How Plants Think

How Plants Think April 4, 2014

The always-fascinating Oliver Sacks takes a break from his human patients to review several recent and old books on earthworms, jelly-fish, and plants in the NYRB. One is Daniel Chamovitz’s recent What A Plant Knows.

Sacks writes, “We all distinguish between plants and animals. We understand that plants, in general, are immobile, rooted in the ground; they spread their green leaves to the heavens and feed on sunlight and soil. We understand that animals, in contrast, are mobile, moving from place to place, foraging or hunting for food; they have easily recognized behaviors of various sorts.
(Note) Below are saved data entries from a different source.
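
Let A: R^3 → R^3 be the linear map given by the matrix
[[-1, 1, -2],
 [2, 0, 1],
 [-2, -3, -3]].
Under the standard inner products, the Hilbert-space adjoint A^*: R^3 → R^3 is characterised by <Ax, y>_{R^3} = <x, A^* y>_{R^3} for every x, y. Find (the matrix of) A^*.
A^* = A^T =
[[-1, 2, -2],
 [1, 0, -3],
 [-2, 1, -3]]

For real matrices with standard dot products, the defining identity <Ax, y> = <x, A^* y> gives (Ax)^T y = x^T (A^*) y, i.e. x^T A^T y = x^T (A^*) y. Since this holds for all x, y, we must have A^* = A^T. Therefore
A^* =
[[-1, 2, -2],
 [1, 0, -3],
 [-2, 1, -3]].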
Plants and animals have evolved along two profoundly different paths (fungi have yet another), and they are wholly different in their forms and modes of life.”
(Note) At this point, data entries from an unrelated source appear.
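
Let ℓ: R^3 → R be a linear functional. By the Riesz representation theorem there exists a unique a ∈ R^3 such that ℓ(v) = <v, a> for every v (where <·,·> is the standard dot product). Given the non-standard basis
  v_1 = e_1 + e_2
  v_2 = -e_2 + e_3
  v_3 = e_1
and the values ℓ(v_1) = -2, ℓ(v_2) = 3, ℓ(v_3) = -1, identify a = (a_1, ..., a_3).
a = (-1, -1, 2)

Write a = (a_1, ..., a_3) in the standard basis. For each basis vector v_i, ℓ(v_i) = <v_i, a> is a linear equation in the a_j's. Collect the n equations into a matrix system V a = ℓ, where row i of V is v_i (expressed in the standard basis). Since V is invertible (lower-triangular with 1s on the diagonal, up to permutation), solve by back-substitution:
  V =
[[1, 1, 0],
 [0, -1, 1],
 [1, 0, 0]]
  V a = (-2, 3, -1)
Solving gives a = (-1, -1, 2).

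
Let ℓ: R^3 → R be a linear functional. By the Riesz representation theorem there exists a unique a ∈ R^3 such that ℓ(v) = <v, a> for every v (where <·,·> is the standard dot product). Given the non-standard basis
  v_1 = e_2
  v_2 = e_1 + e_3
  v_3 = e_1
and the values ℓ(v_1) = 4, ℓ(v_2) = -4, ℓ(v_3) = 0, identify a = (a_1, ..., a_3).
a = (0, 4, -4)

Write a = (a_1, ..., a_3) in the standard basis. For each basis vector v_i, ℓ(v_i) = <v_i, a> is a linear equation in the a_j's. Collect the n equations into a matrix system V a = ℓ, where row i of V is v_i (expressed in the standard basis). Since V is invertible (lower-triangular with 1s on the diagonal, up to permutation), solve by back-substitution:
  V =
[[0, 1, 0],
 [1, 0, 1],
 [1, 0, 0]]
  V a = (4, -4, 0)
Solving gives a = (0, 4, -4).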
Darwin argued that animals and plants are closer than we think and he was “was reinforced in this notion by the demonstration that insect-eating plants made use of electrical currents to move, just as animals did—that there was ‘plant electricity’ as well as ‘animal electricity.’ But ‘plant electricity’ moves slowly, roughly an inch a second, as one can see by watching the leaflets of the sensitive plant (Mimosa pudica) closing one by one along a leaf that is touched. ‘Animal electricity,’ conducted by nerves, moves roughly a thousand times faster. . . . Signaling between cells depends on electrochemical changes, the flow of electrically charged atoms (ions), in and out of cells via special, highly selective molecular pores or ‘channels.’ These ion flows cause electrical currents, impulses—action potentials—that are transmitted (directly or indirectly) from one cell to another, in both plants and animals.”
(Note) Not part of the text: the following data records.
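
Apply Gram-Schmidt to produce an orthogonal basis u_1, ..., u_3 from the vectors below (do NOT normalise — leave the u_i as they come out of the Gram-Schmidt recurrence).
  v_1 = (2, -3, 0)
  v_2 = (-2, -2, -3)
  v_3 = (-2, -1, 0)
Orthogonal basis:
  u_1 = (2, -3, 0)
  u_2 = (-30/13, -20/13, -3)
  u_3 = (-216/217, -144/217, 240/217)

Apply the Gram-Schmidt recurrence
  u_1 = v_1
  u_i = v_i − Σ_{j<i} ((v_i · u_j) / (u_j · u_j)) · u_j.

Step by step this gives:
  u_1 = (2, -3, 0)
  u_2 = (-30/13, -20/13, -3)
  u_3 = (-216/217, -144/217, 240/217)

Orthogonality check:
  u_2 · u_1 = 0 (should be 0)
  u_3 · u_1 = 0 (should be 0)
  u_3 · u_2 = 0 (should be 0)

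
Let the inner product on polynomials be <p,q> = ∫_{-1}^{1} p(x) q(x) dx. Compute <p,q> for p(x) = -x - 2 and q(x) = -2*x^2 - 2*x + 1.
<p,q> = 0

Expand the product: p(x)·q(x) = 2*x^3 + 6*x^2 + 3*x - 2.
∫_{-1}^{1} of each monomial x^k gives [2/(k+1) if k even, 0 if k odd]. Integrating term-by-term (or equivalently evaluating the antiderivative F(x) = x^4/2 + 2*x^3 + 3*x^2/2 - 2*x at the endpoints):
  F(1) − F(−1) = 2 − (2) = 0.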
Along similar lines, Chamovitz argues that plants are capable of registering what we would call sights, sounds, tactile signals, and much more. Plants know what to do, and they ‘remember.’ But without neurons, plants do not learn in the same way that animals do; instead they rely on a vast arsenal of different chemicals and what Darwin termed ‘devices.’ The blueprints for these must all be encoded in the plant’s genome, and indeed plant genomes are often larger than our own.”